Despite the wretched weather, I still had this oddly warm glow all day. (Especially strange since I was signing books at an outdoor event, and it was chilly, to say the least.) This glow-y thing has been growing all week—it’s the animals, I’m sure. My friend Judy says I get the biggest smile on my face when I start talking about the animals. I admit I’m almost giddy about this little mini-farm, or homestead, or what-have-you we’re creating here. I just can’t believe it’s really happening, and I keep thanking Roy for helping me make my dream come true.

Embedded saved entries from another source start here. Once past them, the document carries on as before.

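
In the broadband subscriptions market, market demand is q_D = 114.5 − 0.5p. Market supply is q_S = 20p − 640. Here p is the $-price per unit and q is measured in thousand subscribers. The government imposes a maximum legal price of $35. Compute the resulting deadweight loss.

In inverse form: demand p = 229 − 2q, supply p = 32 + 0.05q.
Competitive equilibrium: 229 − 2q = 32 + 0.05q → q* = 96.0976, p* = 36.8049.
At the ceiling p = 35, quantity supplied = (35 − 32)/0.05 = 60.
Willingness to pay at q' = 60: 229 − 2·60 = 109.
Δq = 96.0976 − 60 = 36.0976; wedge = 109 − 35 = 74.
Deadweight loss = ½ × 36.0976 × 74 = $1335.61 thousand.

$1335.61 thousand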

I know we are kind of nuts – in fact, Roy just pulled into the driveway with a truckload of compost, which will go right next to the big pile of sand near the garden. (You know you’re in trouble when you stop going to the nursery for bags of garden stuff and start buying by the truckload). And I bought myself a book called Mini Farming: Self-Sufficiency on 1/4 Acre, which sounds downright scary. Well, we’re definitely not heading towards self-sufficiency around here any time soon. But the book has some great tips and encouraging statistics about selling vegetables (something I still naively think might someday actually be a positive part of my income).
And we certainly don’t have plans to make money on the animals—yet. I’ve been told that selling fresh eggs is a break-even proposition at best, especially if not done on a decent scale. But…just in case, I am keeping track of the costs of acquiring, housing, and feeding the chickens. At the very least, I’d like to know how the cost of feeding your own laying hens every week compares to buying fresh eggs every week. So far, thanks to some free lumber (and in-house labor!), we’ve only spent about $125 getting ready for the baby chicks.
And about those chicks. In case you’re wondering, here’s what we wound up with: 8 chicks, 5 different varieties. Two Buff Orpingtons, two Aracaunas, two Barred Rock, one Partridge Rock, and one Sicilian Buttercup. They’re beautiful—each a different palate of golds, browns, blacks, taupes, creams, and silvers. Each one is already sprouting a few feathers and growing a little bit every day. They don’t stay babies for very long! They also don’t stand still long enough for me to get decent pictures of them–especially down in their infrared-warmed glowy-red brooder box. But it’s a good excuse to take a chick out and hold her, as I did for the photo up at the top (right). Cocoa, on the other hand, is a bit more cooperative–especially when Libby is holding her.